Nicky and Philip Thornton – Cashel, Tipperary
So far we have 70 units of nitrogen out per acre and we are currently following the cows with 27-30 units per acre of protected urea plus sulphur. Cows are milking very well and there is a lot of bulling activity. We do all our own AI and will start breeding on 26 April. This year we will be using sexed semen on the heifers and selected cows will get sexed semen during the first week of breeding. A small number of cows not seen bulling during pre-breeding will be scanned this weekend. We have 80% of the calves weaned, they are out on grass and eating 1.5 kg nuts.
Bill Brown – Newtonards, Co Down
We are a week into the second rotation. Pre-grazing covers are around 1,500kg DM/ha. Cows are out day and night but we are allocation about 3kg DM silage per cow each day which they get access to at milking times. We reduced demand to 36 in order to slow down the rotation. I don’t want the average farm cover falling too low. We have had no rain for almost a month and there is none forecast for the next week. We are an autumn calving herd and will be finishing breeding on 1 May. This year we put a big focus on using high EBI bulls with a strong fertility index.
Niall O’Meara – Killimor, Co Galway
Growth has been good over the last week. Up to that point, the average farm cover had been reducing week on week. I had introduced silage to the dry cows to reduce the demand for grass.
In early April, paddocks that were low for P and K received 2,500gals/acre injected slurry. The whole farm received another half bag of urea/acre in recent weeks.
Ground that had been grazed by the calves over the winter has good covers of grass but anything grazed in March or April is very slow to come back.
I have four paddocks with heavy covers on the farm. If I need them I will graze them, if not they will be cut for silage in the first half of May.
Oisín Kennedy – Aclare, Co Sligo
Calving starts here on 1 April and we have about one-third of cows calved at this point. While the weather has been difficult up to now, ground conditions have been quite good and we are getting cows and calves out to grass on to some of the tougher ground as they calve.

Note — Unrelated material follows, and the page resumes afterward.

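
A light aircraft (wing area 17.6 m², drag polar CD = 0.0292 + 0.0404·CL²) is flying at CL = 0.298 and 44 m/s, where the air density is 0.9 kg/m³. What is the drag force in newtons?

CD = 0.0292 + 0.0404 × 0.298² = 0.03279
D = ½ρv²S·CD = ½ × 0.9 × 44² × 17.6 × 0.03279 = 503 N

D = 503 N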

The newly established flock of 30 mule hoggets have all lambed at this stage and are grazing the best available grass on the farm.
The pasture ground has received a half bag of urea/acre so far, but we plan to go again this week once the temperatures improve.
While growth has been very slow this spring, grass supply on the farm is good due to low demand up until this point.
Diarmuid Murray – Knockcroghery, Co Roscommon
The beef cattle on the outfarm have all the silage ground grazed and a first round on the grazing ground done at this stage. Regrowth on what was grazed in the last fortnight is slow to come back but in the last couple of days growth looks like it has accelerated.
The first rotation was only 21 days which is too quick for this time of year. I have gone in with a kilo of meal to stock for the last 10 days to slow up the rotation.
Ground conditions and grass utilisation is excellent which is a massive help. All pasture ground has received a bag of urea/acre at this stage which was spread in two applications.